The SEC has barred Matthew Walker, a managing partner and chief compliance officer at Pinnacle Plus Wealth Management in Kansas, from associating with any entity in the industry or with penny stock offerings for five years.

In its original complaint filed a year ago, the SEC had alleged that Walker, who had once been a registered broker and investment advisor, let those registrations lapse yet from July 2017 to June 2018 offered and sold 1 Global Capital securities, which were also unregistered, to investors.

Walker could not be reached for comment by press time.

“The complaint alleged that Walker solicited investors to purchase 1 Global securities; advised investors about the merits of the investments; and received commissions of approximately $393,000 that were transaction-based compensation for his sales of 1 Global securities,” yesterday’s SEC filing stated. Prior to his time at Pinnacle Plus, Walker had worked at MML Investors from 2004 to 2008, and at Lincoln Financial Securities for two months in 2009, according to BrokerCheck.

According to the SmartAdvisorMatch website, Pinnacle Plus had $8.1 million in assets under management and 113 accounts. The firm had been registered as a broker-dealer in Kansas, Colorado, Louisiana and Missouri, but all those registrations were terminated by June 2019, seemingly all for the same reason.

In early 2019, the Idaho Department of Finance alleged that Walker and Pinnacle sold securities without being registered as a broker-dealer and employed agents who were not registered.
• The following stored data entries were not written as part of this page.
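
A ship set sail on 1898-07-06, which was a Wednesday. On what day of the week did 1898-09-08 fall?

July 1898: 31 − 6 = 25 days remain.
Then August (31): 31 days.
September 1–8, 1898: 8 days.
Total: 25 + 31 + 8 = 64 days.
64 mod 7 = 1, so 1 day after Wednesday is Thursday.

Thursday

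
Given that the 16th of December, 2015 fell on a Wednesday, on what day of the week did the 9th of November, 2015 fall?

Count forward from the earlier date (November 9, 2015) to the later (December 16, 2015):
November 2015: 30 − 9 = 21 days remain.
December 1–16, 2015: 16 days.
Total: 21 + 16 = 37 days.
37 mod 7 = 2, so 2 days before Wednesday is Monday.

Monday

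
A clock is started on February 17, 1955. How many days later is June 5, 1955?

108

February 1955: 28 − 17 = 11 days remain (1955 is not a leap year, so February has 28 days).
Then March (31), April (30), May (31): 31 + 30 + 31 = 92 days.
June 1–5, 1955: 5 days.
Total: 11 + 92 + 5 = 108 days.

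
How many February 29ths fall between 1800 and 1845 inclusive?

Years divisible by 4 in [1800, 1845]: 1800, 1804, 1808, 1812, 1816, 1820, 1824, 1828, 1832, 1836, 1840, 1844.
Of these, 1800 is divisible by 100 but not 400, so not leap.
Leap years: 12 − 1 = 11.

11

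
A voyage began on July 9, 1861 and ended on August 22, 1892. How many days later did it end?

11367

From July 9, 1861 to July 9, 1892: 31 years, of which 8 contain a Feb 29 — 23×365 + 8×366 = 11323 days.
July 1892: 31 − 9 = 22 days remain.
August 1–22, 1892: 22 days.
Residual: 44 days.
Total: 11367 days.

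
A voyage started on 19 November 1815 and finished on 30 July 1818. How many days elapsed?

984

November 19, 1815 → November 19, 1816: 366 days (1816 is a leap year).
November 19, 1816 → November 19, 1817: 365 days.
November 1817: 30 − 19 = 11 days remain.
Then December (31), January (31), February 1818 (28), March (31), April (30), May (31), June (30): 31 + 31 + 28 + 31 + 30 + 31 + 30 = 212 days.
July 1–30, 1818: 30 days.
Residual: 253 days.
Total: 984 days.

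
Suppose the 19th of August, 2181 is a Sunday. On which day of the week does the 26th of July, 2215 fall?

Day-of-year of August 19, 2181: 231.
Day-of-year of July 26, 2215: 207.
2181 has 365 days, so 365 − 231 = 134 days remain in 2181.
Full years 2182–2214: 26 common + 7 leap = 26×365 + 7×366 = 12052 days.
Total: 134 + 12052 + 207 = 12393 days.
12393 mod 7 = 3, so 3 days after Sunday is Wednesday.

Wednesday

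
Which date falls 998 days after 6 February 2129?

1 November 2131

Count 998 days after February 6, 2129:
February 2129: 28 − 6 = 22 days remain (2129 is not a leap year, so February has 28 days).
Then 32 full months totalling 975 days.
November 1, 2131: 1 day.
Total: 22 + 975 + 1 = 998 days.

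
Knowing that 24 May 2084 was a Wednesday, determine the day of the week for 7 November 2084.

Tuesday

May 2084: 31 − 24 = 7 days remain.
Then June (30), July (31), August (31), September (30), October (31): 30 + 31 + 31 + 30 + 31 = 153 days.
November 1–7, 2084: 7 days.
Total: 7 + 153 + 7 = 167 days.
167 mod 7 = 6, so 6 days after Wednesday is Tuesday.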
That case resulted in a $5,000 fine and $13,423 in disgorgement. Also in early 2019, the Colorado Division of Securities made the same allegations, issued a cease and desist order and withdrew Pinnacle Plus’s license.
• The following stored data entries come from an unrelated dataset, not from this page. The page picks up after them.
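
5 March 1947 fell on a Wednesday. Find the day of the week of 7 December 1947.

March 1947: 31 − 5 = 26 days remain.
Then April (30), May (31), June (30), July (31), August (31), September (30), October (31), November (30): 30 + 31 + 30 + 31 + 31 + 30 + 31 + 30 = 244 days.
December 1–7, 1947: 7 days.
Total: 26 + 244 + 7 = 277 days.
277 mod 7 = 4, so 4 days after Wednesday is Sunday.

Sunday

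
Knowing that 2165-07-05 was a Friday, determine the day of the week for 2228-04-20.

Day-of-year of July 5, 2165: 186.
Day-of-year of April 20, 2228: 111.
2165 has 365 days, so 365 − 186 = 179 days remain in 2165.
Full years 2166–2227: 48 common + 14 leap = 48×365 + 14×366 = 22644 days.
Total: 179 + 22644 + 111 = 22934 days.
22934 mod 7 = 2, so 2 days after Friday is Sunday.

Sunday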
Walker’s case before Kansas resolved on Oct 14 with Walker paying a $40,000 fine, according to BrokerCheck.

According to the SEC, Walker had not been acting alone. Two other Pinnacle Plus advisors, Roger Dobrovodsky and Robert Todd Seth, worked with him and together they collectively sold more than $21 million in the unregistered securities.
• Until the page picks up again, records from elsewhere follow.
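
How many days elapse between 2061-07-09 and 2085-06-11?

From July 9, 2061 to July 9, 2084: 23 years, of which 6 contain a Feb 29 — 17×365 + 6×366 = 8401 days.
July 2084: 31 − 9 = 22 days remain.
Then 10 full months totalling 304 days.
June 1–11, 2085: 11 days.
Residual: 337 days.
Total: 8738 days.

8738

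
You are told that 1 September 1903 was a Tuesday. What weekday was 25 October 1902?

Saturday

Count forward from the earlier date (October 25, 1902) to the later (September 1, 1903):
Day-of-year of October 25, 1902: 298.
Day-of-year of September 1, 1903: 244.
1902 has 365 days, so 365 − 298 = 67 days remain in 1902.
Total: 67 + 244 = 311 days.
311 mod 7 = 3, so 3 days before Tuesday is Saturday.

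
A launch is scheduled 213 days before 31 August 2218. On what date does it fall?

30 January 2218

Count 213 days before August 31, 2218:
January 2218: 31 − 30 = 1 day remains.
Then February 2218 (28), March (31), April (30), May (31), June (30), July (31): 28 + 31 + 30 + 31 + 30 + 31 = 181 days.
August 1–31, 2218: 31 days.
Total: 1 + 181 + 31 = 213 days.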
“The defendants marketed 1 Global securities to investors as a safe alternative to the stock market and reaped hundreds of thousands of dollars in commissions on their sales even though they were not registered as broker-dealers or associated with registered broker-dealers,” the SEC filing said.

Dobrovodsky settled on disgorgement of $317,690 with prejudgment interest of $32,038 and a $50,000 penalty, the SEC said. Seth also settled on a bar with the disgorgement, prejudgment interest and penalty amounts to be decided later.